Many mothers do wonder how much milk their baby is actually getting and worry about amounts.

Because we have become used to bottle-feeding babies in our culture the idea of knowing or seeing how much milk a baby is drinking has become something that we are used to and think of as normal.

Trust your body and baby to get it right. If your baby is latched correctly and being fed using their feeding cues then it is unlikely that there will be a problem.

The first few days

Your baby only needs a small amount of breast milk in the first few days. Babies go through a ‘hibernation phase’ after birth, when they live off the fat laid down in the last few weeks of pregnancy.
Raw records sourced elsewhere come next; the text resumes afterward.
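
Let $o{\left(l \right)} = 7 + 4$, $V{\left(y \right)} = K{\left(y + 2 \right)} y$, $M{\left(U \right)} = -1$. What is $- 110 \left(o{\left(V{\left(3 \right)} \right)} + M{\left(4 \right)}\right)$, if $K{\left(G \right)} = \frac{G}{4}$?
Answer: $-1100$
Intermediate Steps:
$K{\left(G \right)} = \frac{G}{4}$ ($K{\left(G \right)} = G \frac{1}{4} = \frac{G}{4}$)
$V{\left(y \right)} = y \left(\frac{1}{2} + \frac{y}{4}\right)$ ($V{\left(y \right)} = \frac{y + 2}{4} y = \frac{2 + y}{4} y = \left(\frac{1}{2} + \frac{y}{4}\right) y = y \left(\frac{1}{2} + \frac{y}{4}\right)$)
$o{\left(l \right)} = 11$
$- 110 \left(o{\left(V{\left(3 \right)} \right)} + M{\left(4 \right)}\right) = - 110 \left(11 - 1\right) = \left(-110\right) 10 = -1100$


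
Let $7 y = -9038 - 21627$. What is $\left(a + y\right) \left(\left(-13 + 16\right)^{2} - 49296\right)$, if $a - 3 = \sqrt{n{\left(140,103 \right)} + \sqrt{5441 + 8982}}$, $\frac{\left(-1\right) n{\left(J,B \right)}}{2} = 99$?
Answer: $215764404 - 49287 \sqrt{-198 + \sqrt{14423}} \approx 2.1576 \cdot 10^{8} - 4.3502 \cdot 10^{5} i$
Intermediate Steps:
$y = - \frac{30665}{7}$ ($y = \frac{-9038 - 21627}{7} = \frac{1}{7} \left(-30665\right) = - \frac{30665}{7} \approx -4380.7$)
$n{\left(J,B \right)} = -198$ ($n{\left(J,B \right)} = \left(-2\right) 99 = -198$)
$a = 3 + \sqrt{-198 + \sqrt{14423}}$ ($a = 3 + \sqrt{-198 + \sqrt{5441 + 8982}} = 3 + \sqrt{-198 + \sqrt{14423}} \approx 3.0 + 8.8263 i$)
$\left(a + y\right) \left(\left(-13 + 16\right)^{2} - 49296\right) = \left(\left(3 + \sqrt{-198 + \sqrt{14423}}\right) - \frac{30665}{7}\right) \left(\left(-13 + 16\right)^{2} - 49296\right) = \left(- \frac{30644}{7} + \sqrt{-198 + \sqrt{14423}}\right) \left(3^{2} - 49296\right) = \left(- \frac{30644}{7} + \sqrt{-198 + \sqrt{14423}}\right) \left(9 - 49296\right) = \left(- \frac{30644}{7} + \sqrt{-198 + \sqrt{14423}}\right) \left(-49287\right) = 215764404 - 49287 \sqrt{-198 + \sqrt{14423}}$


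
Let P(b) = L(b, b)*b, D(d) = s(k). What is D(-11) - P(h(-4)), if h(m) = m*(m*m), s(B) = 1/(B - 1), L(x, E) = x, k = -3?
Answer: -16385/4 ≈ -4096.3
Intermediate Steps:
s(B) = 1/(-1 + B)
D(d) = -¼ (D(d) = 1/(-1 - 3) = 1/(-4) = -¼)
h(m) = m³ (h(m) = m*m² = m³)
P(b) = b² (P(b) = b*b = b²)
D(-11) - P(h(-4)) = -¼ - ((-4)³)² = -¼ - 1*(-64)² = -¼ - 1*4096 = -¼ - 4096 = -16385/4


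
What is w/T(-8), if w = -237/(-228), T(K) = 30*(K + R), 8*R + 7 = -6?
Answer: -79/21945 ≈ -0.0035999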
This is why the early breast milk (colustrum) is not produced in big amounts but is thick and full of specialised living cells that give your baby a big immunological boost. This boost is then continued on an ongoing basis, once breast milk supply is established.

Days three and four

Babies are born with the ability to know when they are full which prompts them to stop breastfeeding.

When you start to make more milk around days three and four, your baby will remove as much milk as they need. This sets up the mechanism whereby more milk is then made.
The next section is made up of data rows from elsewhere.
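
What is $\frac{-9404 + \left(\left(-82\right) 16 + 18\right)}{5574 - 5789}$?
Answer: $\frac{10698}{215} \approx 49.758$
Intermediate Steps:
$\frac{-9404 + \left(\left(-82\right) 16 + 18\right)}{5574 - 5789} = \frac{-9404 + \left(-1312 + 18\right)}{-215} = \left(-9404 - 1294\right) \left(- \frac{1}{215}\right) = \left(-10698\right) \left(- \frac{1}{215}\right) = \frac{10698}{215}$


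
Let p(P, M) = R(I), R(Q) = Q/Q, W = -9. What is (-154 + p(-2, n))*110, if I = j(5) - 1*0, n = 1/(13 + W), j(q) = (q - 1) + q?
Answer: -16830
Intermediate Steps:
j(q) = -1 + 2*q (j(q) = (-1 + q) + q = -1 + 2*q)
n = 1/4 (n = 1/(13 - 9) = 1/4 ≈ 0.25000)
I = 9 (I = (-1 + 2*5) - 1*0 = (-1 + 10) + 0 = 9 + 0 = 9)
R(Q) = 1
p(P, M) = 1
(-154 + p(-2, n))*110 = (-154 + 1)*110 = -153*110 = -16830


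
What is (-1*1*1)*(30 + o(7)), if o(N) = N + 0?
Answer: -37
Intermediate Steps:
o(N) = N
(-1*1*1)*(30 + o(7)) = (-1*1*1)*(30 + 7) = -1*1*37 = -1*37 = -37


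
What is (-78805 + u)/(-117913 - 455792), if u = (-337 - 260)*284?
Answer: 248353/573705 ≈ 0.43289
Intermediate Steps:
u = -169548 (u = -597*284 = -169548)
(-78805 + u)/(-117913 - 455792) = (-78805 - 169548)/(-117913 - 455792) = -248353/(-573705) = -248353*(-1/573705) = 248353/573705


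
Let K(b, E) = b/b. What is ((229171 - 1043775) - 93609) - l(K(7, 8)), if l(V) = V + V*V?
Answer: -908215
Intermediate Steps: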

It’s all about the signals that go from the nipple area straight up to the brain via spinal nerves. The mother’s brain then sends triggers to the pituitary gland which in turn releases the hormones that make milk and start the milk flowing.

If your baby is latched well at the breast, and is breastfed when they show feeding cues, then the synchrony between you and baby should work well.

Trust your baby and your body

Remember a baby who is establishing breastfeeding will not behave like a bottle-feeding baby.

  • There may be a few feeds close together – this is called ‘cluster feeding’ and is normal.
  • Recent research has shown that a breastfeeding baby may take between 6–18 feeds in a 24 hour period. This is a wide variation and shows that individual mother-baby pairs are very different.

Removing the breast milk from the breast is very important for establishing a milk supply so don’t ignore baby’s feeding cues.

If you are worried and baby seems unsettled, ask for advice from your lead maternity carer, or ring a La Leche League counsellor, your Well Child health provider or a lactation consultant.